Uyuşmazlık, 2004 sayılı İcra İflas Kanunun 72 nci maddesi kapsamındaki menfi tespit istemine ilişkindir.

2. İlgili Hukuk

1. 2004 sayılı İcra İflas Kanunun 72 nci maddesi

2. 6100 sayılı Hukuk Muhakemeleri Kanununun 201 ve 205 inci maddeleri

3. 6102 sayılı Türk Ticaret Kanununun (6102 sayılı Kanun) bononun unsurları ve unsurların bulunmaması hallerini düzenleyen 776 ve 777 nci maddeleri

4. 6102 sayılı Kanunun 778 inci maddesi atfı ile bonolar için de geçerli olan, poliçelerde vadeye ilişkin 703 üncü maddesi: "(1) Bir poliçe; a) Görüldüğünde, b) Görüldükten belirli bir süre sonra, c) Düzenlenme gününden belirli bir süre sonra, d) Belirli bir günde, ödenmek üzere düzenlenebilir. (2) Vadesi başka şekilde yazılan veya birbirini takip eden çeşitli vadeleri gösteren poliçeler batıldır".

3. Değerlendirme

1. Somut olayda genel haciz yoluyla icra takibine konu edilen senet, 6102 sayılı Kanunun yukarıda belirtilen maddeleri gereği her ne kadar vade tarihinin düzenleme tarihinden önce olması sebebiyle kambiyo vasfına sahip değil ise de soyut borç ikrarını içeren ve imzasına itiraz edilmeyen bir adi senet niteliğinde olup borcun varlığını ispatlamaktadır. Buna göre ispat yükü, borçlu olmadığını iddia eden davacıya aittir.

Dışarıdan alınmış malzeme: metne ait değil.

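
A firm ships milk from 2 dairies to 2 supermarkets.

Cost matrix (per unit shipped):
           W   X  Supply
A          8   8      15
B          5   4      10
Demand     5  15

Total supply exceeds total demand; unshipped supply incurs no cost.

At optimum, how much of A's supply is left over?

An optimal plan:
  A to W: 5 crates
  A to X: 5 crates
  B to X: 10 crates
Total cost = 120.
A ships 10 of its 15, leaving 5.

5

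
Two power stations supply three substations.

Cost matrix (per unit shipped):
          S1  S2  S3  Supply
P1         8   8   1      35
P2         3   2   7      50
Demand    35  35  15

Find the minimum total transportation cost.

An optimal shipping plan:
  P1 to S1: 20 × 8 = 160
  P1 to S3: 15 × 1 = 15
  P2 to S1: 15 × 3 = 45
  P2 to S2: 35 × 2 = 70
Total = 160 + 15 + 45 + 70 = 290.
(Supply check: P1 ships 35; P2 ships 50.)

290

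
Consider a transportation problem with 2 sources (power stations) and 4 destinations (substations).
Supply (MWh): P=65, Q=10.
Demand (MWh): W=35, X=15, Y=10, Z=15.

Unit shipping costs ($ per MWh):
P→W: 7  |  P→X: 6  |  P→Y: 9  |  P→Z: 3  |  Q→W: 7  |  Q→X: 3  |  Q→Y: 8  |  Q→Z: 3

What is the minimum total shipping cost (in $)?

One minimum-cost allocation:
  P->W: 35 × $7 = $245
  P->X: 5 × $6 = $30
  P->Y: 10 × $9 = $90
  P->Z: 15 × $3 = $45
  Q->X: 10 × $3 = $30
Total = 245 + 30 + 90 + 45 + 30 = $440.

440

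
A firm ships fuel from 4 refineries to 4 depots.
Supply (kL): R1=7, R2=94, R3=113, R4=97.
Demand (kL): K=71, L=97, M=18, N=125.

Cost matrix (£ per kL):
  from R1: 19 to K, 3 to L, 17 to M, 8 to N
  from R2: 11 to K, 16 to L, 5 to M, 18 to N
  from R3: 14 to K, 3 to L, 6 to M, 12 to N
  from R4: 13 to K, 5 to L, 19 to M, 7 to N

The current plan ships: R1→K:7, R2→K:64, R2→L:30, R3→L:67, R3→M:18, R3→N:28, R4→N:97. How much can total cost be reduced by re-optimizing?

Current plan cost = 7·19 + 64·11 + 30·16 + 67·3 + 18·6 + 28·12 + 97·7 = £2641.
Optimal plan:
  R1→N: 7 × £8 = £56
  R2→K: 71 × £11 = £781
  R2→M: 18 × £5 = £90
  R2→N: 5 × £18 = £90
  R3→L: 97 × £3 = £291
  R3→N: 16 × £12 = £192
  R4→N: 97 × £7 = £679
Optimal cost = £2179.
Saving = 2641 − 2179 = £462.

462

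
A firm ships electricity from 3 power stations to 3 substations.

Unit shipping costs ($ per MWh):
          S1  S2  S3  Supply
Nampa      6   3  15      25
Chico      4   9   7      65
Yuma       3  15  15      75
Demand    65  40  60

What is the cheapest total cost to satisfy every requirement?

An optimal shipping plan:
  Nampa to S2: 25 × $3 = $75
  Chico to S2: 5 × $9 = $45
  Chico to S3: 60 × $7 = $420
  Yuma to S1: 65 × $3 = $195
  Yuma to S2: 10 × $15 = $150
Total = 75 + 45 + 420 + 195 + 150 = $885.

885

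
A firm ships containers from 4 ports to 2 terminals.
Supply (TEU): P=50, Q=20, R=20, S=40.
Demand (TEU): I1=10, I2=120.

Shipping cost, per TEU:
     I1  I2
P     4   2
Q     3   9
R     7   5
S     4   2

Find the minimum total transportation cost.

400

An optimal shipping plan:
  P to I2: 50 TEU
  Q to I1: 10 TEU
  Q to I2: 10 TEU
  R to I2: 20 TEU
  S to I2: 40 TEU
Total cost = 400.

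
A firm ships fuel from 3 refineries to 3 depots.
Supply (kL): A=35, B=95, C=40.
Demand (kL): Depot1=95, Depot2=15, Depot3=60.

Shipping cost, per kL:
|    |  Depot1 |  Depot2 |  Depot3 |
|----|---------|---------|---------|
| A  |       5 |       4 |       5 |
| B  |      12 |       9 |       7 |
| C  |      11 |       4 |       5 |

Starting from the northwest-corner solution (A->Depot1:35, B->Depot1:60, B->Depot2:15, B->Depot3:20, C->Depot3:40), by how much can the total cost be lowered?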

2.6100 sayılı Kanunun 205 inci maddesi gereği mahkeme huzurunda ikrar olunan veya mahkemece inkâr edenden sadır olduğu kabul edilen adi senetler, aksi ispat edilmedikçe kesin delil sayılırlar. Aynı Kanunun 201 inci maddesinde senede karşı ancak senetle ispat mümkün olduğu belirtildiğine ve davacının da iddiasını senetle ispatlayamamış olmasına göre temyiz edilen karar usul ve yasaya uygun olup davacının temyiz itirazlarının reddiyle onanmasına karar vermek gerekmiştir.

VI. KARAR

Açıklanan sebeple;

Temyiz olunan Bölge Adliye Mahkemesi kararının 6100 sayılı Kanun'un 370 inci maddesinin birinci fıkrası uyarınca ONANMASINA,

Dosyanın İlk Derece Mahkemesine, kararın bir örneğinin Bölge Adliye Mahkemesine gönderilmesine,

31.10.2024 tarihinde oy birliğiyle karar verildi.